Faculty concern over the impending release of course evaluation data has caused University Provost Martha Pollack to reconsider the current timeline for such a release.

During her comments at Monday’s SACUA meeting, Pollack said she would be willing to reconsider the release date, pending a vote at the Senate Assembly meeting later this month.

“If the Senate Assembly votes no, I am happy to slow it down, but I generally need this group to meet with (Central Student Government) and (Rackham Student Government) and talk with them,” Pollack said. “This all came up because the students asked for it at least three years ago now.”

Pollack has formed a committee to create a new tool, in place of the current course evaluation, to better meet the needs of faculty and students. She invited SACUA to appoint a member to the committee, which will also include members from student government and evaluation experts at the University.

At a Senate Advisory Committee on University Affairs meeting last month, Engineering Prof. James Holloway, the vice provost for global and engaged education, announced that course evaluation data could be published as soon as this semester.

The decision provoked pushback from faculty governance, which criticized the administration for constructing a plan without extensive faculty consultation.

“It has not been debated at SACUA and it has not been debated at Senate Assembly, and so we feel like there hasn’t been enough broad consultation because this is something that affects everyone, faculty and students,” said Comparative Literature Prof. Silke-Maria Weineck, SACUA’s chair, at the time.

Weineck said another committee with faculty input will need to be formed to determine the best way to release the data — an issue that she noted is separate from what type of instrument will be used.

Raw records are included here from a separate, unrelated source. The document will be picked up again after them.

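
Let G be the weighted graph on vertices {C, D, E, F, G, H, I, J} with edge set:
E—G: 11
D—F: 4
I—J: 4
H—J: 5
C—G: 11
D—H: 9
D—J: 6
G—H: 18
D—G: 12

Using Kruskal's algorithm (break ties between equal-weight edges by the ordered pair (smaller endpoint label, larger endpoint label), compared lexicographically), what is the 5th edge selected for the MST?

C-G

Kruskal's algorithm — process edges by increasing weight (ties by edge label):
D—F (4): add — endpoints in different components.
I—J (4): add — endpoints in different components.
H—J (5): add — endpoints in different components.
D—J (6): add — endpoints in different components.
D—H (9): skip — D and H already connected.
C—G (11): add — endpoints in different components.
E—G (11): add — endpoints in different components.
D—G (12): add — endpoints in different components.
The 5th edge added is C—G.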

“We actually need a committee that looks closely as the way it’s released,” Weineck said. “That is just as important as having a committee that looks at the questions themselves.”

Faculty concern over the release of course evaluation data resulted in the LSA Student Government withdrawing their request for the data. Biology Prof. John Lehman, a SACUA member, predicted Central Student Government would soon do the same. He said students are willing to wait for the data if it means developing a more helpful instrument.

“Talking to the student governance leaders, they’re saying none of the students really care about this as much as some faculty are really passionately against it,” Lehman said. “I asked the students in my oceanography class how important this was to them and they said, ‘Not at all.’ They said they had other ways to find out what they want to know about these courses. I mean we’re talking about upper-division students.”

Business Prof. Dave Wright, a SACUA member, said if the committee fails to create a more effective instrument for collecting course evaluation data, the University should opt not to release data at all.

“If the body of experts comes to the conclusion that there is no reliable, valid way to measure this, then we shouldn’t have it at all,” he said. “At some point you have to reach the conclusion, is the signal to noise ratio worth it? Is it positive? We know there’s noise, we know there may even be bias. But the question is, is it better than no information at all?”

SACUA members also expressed concern over the administration’s decision to switch to Canvas beginning in the fall 2016 semester.

Pollack and Laura Patterson, associate vice president and chief information officer, announced the decision in an e-mail to students, faculty and staff last month.

Weineck said there is concern among faculty about making the transition that quickly.

“I think one of the potential problems coming down the pipeline is Canvas,” Weineck said. “It seems that some problems have come up that didn’t come up in the pilot and they concern the migration of course size from CTools to Canvas.”

In response, Pollack said the transition date would not be delayed. She encouraged the board to forward their questions and concerns to Patterson.

Wright questioned the tradeoffs associated with delaying the switch.

“My question would be what is the real cost of pushing it back a year?” he asked. “And what happens if I don’t transition to Canvas — in other words, how enforceable is this?”

Pharmacy Prof. David Smith, a SACUA member, said the faculty has no choice but to transition next fall.

“It’s pretty enforceable, you’ve got to convert over,” Smith said. “You don’t have a choice, you’ve got to learn it and give them feedback on things you need that they don’t have that will help you do a better job.”

To aid their transition, faculty can consult online resources, the University’s Information and Technology Services Center and Canvas support, available through phone, e-mail and live chat 24 hours a day, seven days a week.

 “There’s a Canvas support team but they don’t seem to be particularly well trained because I get a lot of e-mails from faculty saying ‘I go to Canvas support and they don’t know the answer,’ ” Weineck said. “Once you get high enough up in the Canvas support team you will eventually get to someone who knows the answer and who will be very helpful. But knowing faculty, a lot of faculty will get to this in August.”